Higher Ground
Pharma's pot push
Big Pharma's marijuana moves highlight DEA double-standard
Published: March 2, 2011
"[M]arijuana has no scientifically proven medical value." So stated the U.S. Drug Enforcement Administration (DEA) on Page 6 of a July 2010 agency white paper, titled "DEA Position on Marijuana."
Yet, only four months after the agency committed its "no medical pot" stance to print, it announced its intent to allow for the regulation and marketing of pharmaceutical products containing plant-derived THC — the primary psychoactive ingredient in cannabis.
But don't for a second believe the DEA has experienced a sudden change of heart regarding patients' use of the marijuana plant — use that is now legal under state law in 15 states and the District of Columbia (although recently approved laws in Arizona, New Jersey, and Washington, D.C., still await implementation). Despite growing public support for medical marijuana legalization, America's top anti-drug agency remains resolute that these hundreds of thousands of medi-pot patients are no more than common criminals, and their herbal remedy of choice is nothing more than the "Devil's weed."
It's not public pressure that's motivating the agency to consider rescheduling an organic cannabinoid for the first time since the creation of the U.S. Controlled Substances Act of 1970. (Under this act, all prescription drugs are classified as Schedule II, III, IV or V controlled substances, while all illicit substances are categorized as Schedule I drugs.) And it's not the recent publication of a series of FDA-approved "gold standard" clinical trials affirming the plant's safety and efficacy that's prompting the agency into action. (The DEA has so far refused to acknowledge these studies even exist.) Rather, the agency's sudden call for regulatory change is inspired by far more politically influential forces: The DEA is responding to the demands of Big Pharma.
The DEA initially made public its desire to recognize the use of marijuana plant-derived pharmaceuticals in a "notice of proposed rulemaking," which appeared in the Nov. 1, 2010 edition of the Federal Register.
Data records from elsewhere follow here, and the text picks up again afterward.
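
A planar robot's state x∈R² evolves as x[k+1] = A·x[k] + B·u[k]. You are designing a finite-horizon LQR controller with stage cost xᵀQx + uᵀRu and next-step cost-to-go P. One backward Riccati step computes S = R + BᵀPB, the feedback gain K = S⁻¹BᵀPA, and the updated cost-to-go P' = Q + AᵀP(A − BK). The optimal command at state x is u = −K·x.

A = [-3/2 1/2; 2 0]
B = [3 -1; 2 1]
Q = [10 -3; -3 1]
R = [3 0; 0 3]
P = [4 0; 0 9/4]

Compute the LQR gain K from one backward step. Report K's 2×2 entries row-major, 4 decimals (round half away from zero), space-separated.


BᵀP = [12.0000 4.5000; -4.0000 2.2500]
S = R + BᵀPB = [3 0; 0 3] + [45.0000 -7.5000; -7.5000 6.2500] = [48.0000 -7.5000; -7.5000 9.2500]
BᵀPA = [-9.0000 6.0000; 10.5000 -2.0000]
K = S⁻¹·BᵀPA = [-0.0116 0.1044; 1.1257 -0.1315]
A−BK = [-0.3395 0.0551; 0.8975 -0.0774]
AᵀP(A−BK) = [6.0754 -0.6789; -0.6789 0.1103]
P' = Q + AᵀP(A−BK) = [16.0754 -3.6789; -3.6789 1.1103]
tr(P') = 17.1857

-0.0116 0.1044 1.1257 -0.1315


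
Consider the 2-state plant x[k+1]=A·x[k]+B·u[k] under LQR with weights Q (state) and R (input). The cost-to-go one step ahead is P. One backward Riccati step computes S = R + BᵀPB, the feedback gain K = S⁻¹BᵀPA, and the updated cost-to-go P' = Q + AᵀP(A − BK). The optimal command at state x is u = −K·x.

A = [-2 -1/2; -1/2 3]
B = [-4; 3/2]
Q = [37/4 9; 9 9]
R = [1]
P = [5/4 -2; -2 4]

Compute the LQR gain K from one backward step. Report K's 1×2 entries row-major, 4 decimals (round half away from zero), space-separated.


BᵀP = [-8.0000 14.0000]
S = R + BᵀPB = [1] + [53.0000] = [54.0000]
BᵀPA = [9.0000 46.0000]
K = S⁻¹·BᵀPA = [0.1667 0.8519]
A−BK = [-1.3333 2.9074; -0.7500 1.7222]
AᵀP(A−BK) = [0.5000 -0.9167; -0.9167 3.1273]
P' = Q + AᵀP(A−BK) = [9.7500 8.0833; 8.0833 12.1273]
tr(P') = 21.8773

0.1667 0.8519


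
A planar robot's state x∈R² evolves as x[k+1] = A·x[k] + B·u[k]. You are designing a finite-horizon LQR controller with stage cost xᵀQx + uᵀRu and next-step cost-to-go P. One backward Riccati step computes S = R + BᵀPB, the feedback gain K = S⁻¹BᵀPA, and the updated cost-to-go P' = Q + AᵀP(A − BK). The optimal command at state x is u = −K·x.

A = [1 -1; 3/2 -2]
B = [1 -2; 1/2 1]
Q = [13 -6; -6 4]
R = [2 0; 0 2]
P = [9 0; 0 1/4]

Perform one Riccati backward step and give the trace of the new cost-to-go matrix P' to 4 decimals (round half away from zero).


19.6767

BᵀP = [9.0000 0.1250; -18.0000 0.2500]
S = R + BᵀPB = [2 0; 0 2] + [9.0625 -17.8750; -17.8750 36.2500] = [11.0625 -17.8750; -17.8750 38.2500]
BᵀPA = [9.1875 -9.2500; -17.6250 17.5000]
K = S⁻¹·BᵀPA = [0.3510 -0.3957; -0.2967 0.2726]
A−BK = [0.0555 -0.0591; 1.6212 -2.0748]
AᵀP(A−BK) = [1.1074 -1.3100; -1.3100 1.5694]
P' = Q + AᵀP(A−BK) = [14.1074 -7.3100; -7.3100 5.5694]
tr(P') = 19.6767


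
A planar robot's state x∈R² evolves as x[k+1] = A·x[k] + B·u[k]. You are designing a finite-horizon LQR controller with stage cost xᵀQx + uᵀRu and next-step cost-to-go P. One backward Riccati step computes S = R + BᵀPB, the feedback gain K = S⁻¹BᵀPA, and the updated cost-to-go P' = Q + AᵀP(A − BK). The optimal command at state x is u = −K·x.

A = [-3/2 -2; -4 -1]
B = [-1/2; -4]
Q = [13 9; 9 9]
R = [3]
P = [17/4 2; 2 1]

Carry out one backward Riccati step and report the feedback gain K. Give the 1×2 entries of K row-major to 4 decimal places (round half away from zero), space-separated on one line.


BᵀP = [-10.1250 -5.0000]
S = R + BᵀPB = [3] + [25.0625] = [28.0625]
BᵀPA = [35.1875 25.2500]
K = S⁻¹·BᵀPA = [1.2539 0.8998]
A−BK = [-0.8731 -1.5501; 1.0156 2.5991]
AᵀP(A−BK) = [5.4410 4.0891; 4.0891 3.2806]
P' = Q + AᵀP(A−BK) = [18.4410 13.0891; 13.0891 12.2806]
tr(P') = 30.7216

1.2539 0.8998


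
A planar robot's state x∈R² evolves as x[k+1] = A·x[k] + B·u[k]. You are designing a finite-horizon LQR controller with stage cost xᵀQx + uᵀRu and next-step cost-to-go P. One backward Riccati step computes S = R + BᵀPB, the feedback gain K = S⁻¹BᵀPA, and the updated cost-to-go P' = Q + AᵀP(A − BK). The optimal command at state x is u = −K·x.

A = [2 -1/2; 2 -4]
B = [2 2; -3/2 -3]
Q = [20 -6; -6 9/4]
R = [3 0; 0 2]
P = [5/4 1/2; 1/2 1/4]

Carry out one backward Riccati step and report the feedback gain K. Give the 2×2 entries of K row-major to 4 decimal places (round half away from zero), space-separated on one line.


0.7368 -0.5526 0.4008 -0.1852

BᵀP = [1.7500 0.6250; 1.0000 0.2500]
S = R + BᵀPB = [3 0; 0 2] + [2.5625 1.6250; 1.6250 1.2500] = [5.5625 1.6250; 1.6250 3.2500]
BᵀPA = [4.7500 -3.3750; 2.5000 -1.5000]
K = S⁻¹·BᵀPA = [0.7368 -0.5526; 0.4008 -0.1852]
A−BK = [-0.2753 0.9757; 4.3077 -5.3846]
AᵀP(A−BK) = [5.4980 -4.6619; -4.6619 4.1695]
P' = Q + AᵀP(A−BK) = [25.4980 -10.6619; -10.6619 6.4195]
tr(P') = 31.9175


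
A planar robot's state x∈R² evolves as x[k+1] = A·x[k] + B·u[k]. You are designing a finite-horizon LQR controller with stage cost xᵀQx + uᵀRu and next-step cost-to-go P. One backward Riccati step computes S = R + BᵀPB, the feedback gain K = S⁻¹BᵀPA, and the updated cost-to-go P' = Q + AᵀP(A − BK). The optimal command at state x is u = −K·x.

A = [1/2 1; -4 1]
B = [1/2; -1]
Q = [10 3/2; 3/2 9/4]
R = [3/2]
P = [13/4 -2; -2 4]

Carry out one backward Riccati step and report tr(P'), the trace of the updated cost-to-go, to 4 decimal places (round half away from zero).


BᵀP = [3.6250 -5.0000]
S = R + BᵀPB = [3/2] + [6.8125] = [8.3125]
BᵀPA = [21.8125 -1.3750]
K = S⁻¹·BᵀPA = [2.6241 -0.1654]
A−BK = [-0.8120 1.0827; -1.3759 0.8346]
AᵀP(A−BK) = [15.5752 -3.7669; -3.7669 3.0226]
P' = Q + AᵀP(A−BK) = [25.5752 -2.2669; -2.2669 5.2726]
tr(P') = 30.8477

30.8477


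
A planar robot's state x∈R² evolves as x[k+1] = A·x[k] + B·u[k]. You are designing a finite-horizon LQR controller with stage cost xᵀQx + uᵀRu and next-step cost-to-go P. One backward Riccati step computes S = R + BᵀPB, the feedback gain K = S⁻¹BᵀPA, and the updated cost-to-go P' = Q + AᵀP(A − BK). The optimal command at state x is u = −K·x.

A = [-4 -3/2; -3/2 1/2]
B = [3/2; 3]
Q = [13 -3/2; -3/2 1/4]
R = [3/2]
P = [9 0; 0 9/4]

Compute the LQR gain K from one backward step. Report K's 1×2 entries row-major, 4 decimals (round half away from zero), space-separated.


-1.5268 -0.4018

BᵀP = [13.5000 6.7500]
S = R + BᵀPB = [3/2] + [40.5000] = [42.0000]
BᵀPA = [-64.1250 -16.8750]
K = S⁻¹·BᵀPA = [-1.5268 -0.4018]
A−BK = [-1.7098 -0.8973; 3.0804 1.7054]
AᵀP(A−BK) = [51.1574 26.5480; 26.5480 14.0324]
P' = Q + AᵀP(A−BK) = [64.1574 25.0480; 25.0480 14.2824]
tr(P') = 78.4397


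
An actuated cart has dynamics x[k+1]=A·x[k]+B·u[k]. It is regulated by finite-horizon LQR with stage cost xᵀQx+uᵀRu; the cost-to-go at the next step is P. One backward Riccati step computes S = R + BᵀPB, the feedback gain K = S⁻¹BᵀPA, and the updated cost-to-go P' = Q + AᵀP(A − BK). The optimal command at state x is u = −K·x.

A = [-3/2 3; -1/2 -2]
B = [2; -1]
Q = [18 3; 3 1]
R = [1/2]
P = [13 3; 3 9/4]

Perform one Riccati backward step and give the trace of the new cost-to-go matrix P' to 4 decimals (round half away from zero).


BᵀP = [23.0000 3.7500]
S = R + BᵀPB = [1/2] + [42.2500] = [42.7500]
BᵀPA = [-36.3750 61.5000]
K = S⁻¹·BᵀPA = [-0.8509 1.4386]
A−BK = [0.2018 0.1228; -1.3509 -0.5614]
AᵀP(A−BK) = [3.3618 0.5789; 0.5789 1.5263]
P' = Q + AᵀP(A−BK) = [21.3618 3.5789; 3.5789 2.5263]
tr(P') = 23.8882

23.8882


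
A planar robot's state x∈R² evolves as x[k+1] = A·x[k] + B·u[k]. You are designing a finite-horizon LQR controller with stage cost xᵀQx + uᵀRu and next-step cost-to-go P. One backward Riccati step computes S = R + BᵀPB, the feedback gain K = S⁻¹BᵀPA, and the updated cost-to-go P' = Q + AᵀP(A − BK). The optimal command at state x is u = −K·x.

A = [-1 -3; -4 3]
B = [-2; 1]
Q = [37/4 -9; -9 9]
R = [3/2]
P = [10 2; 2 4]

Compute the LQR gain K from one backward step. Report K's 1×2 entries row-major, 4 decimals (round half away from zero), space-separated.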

The agency posted, "This proposed rule is issued by the Deputy Administrator of the Drug Enforcement Administration (DEA) to modify the listing of the Marinol formulation in Schedule III so that certain generic drug products are also included in that listing." (Marinol is the brand name for dronabinol, a prescription pill approved by the FDA in the mid-'80s that contains synthetic THC.)
Specifically, the DEA's intent is to expand the federal government's Schedule III listing to include pharmaceutical products containing naturally derived formulations of THC while simultaneously maintaining existing criminal prohibitions on the plant itself. "The DEA has received four petitions from companies that have products that are currently the subject of ANDAs (abbreviated new drug applications) under review by the FDA," its post reads. "While the petitioners cite that their generic products are bioequivalent to Marinol, their products do not meet Schedule III current definition provided above. Therefore, these firms have requested that 21 CFR 1308.13(g)(1) be expanded to include naturally derived or synthetically produced dronabinol."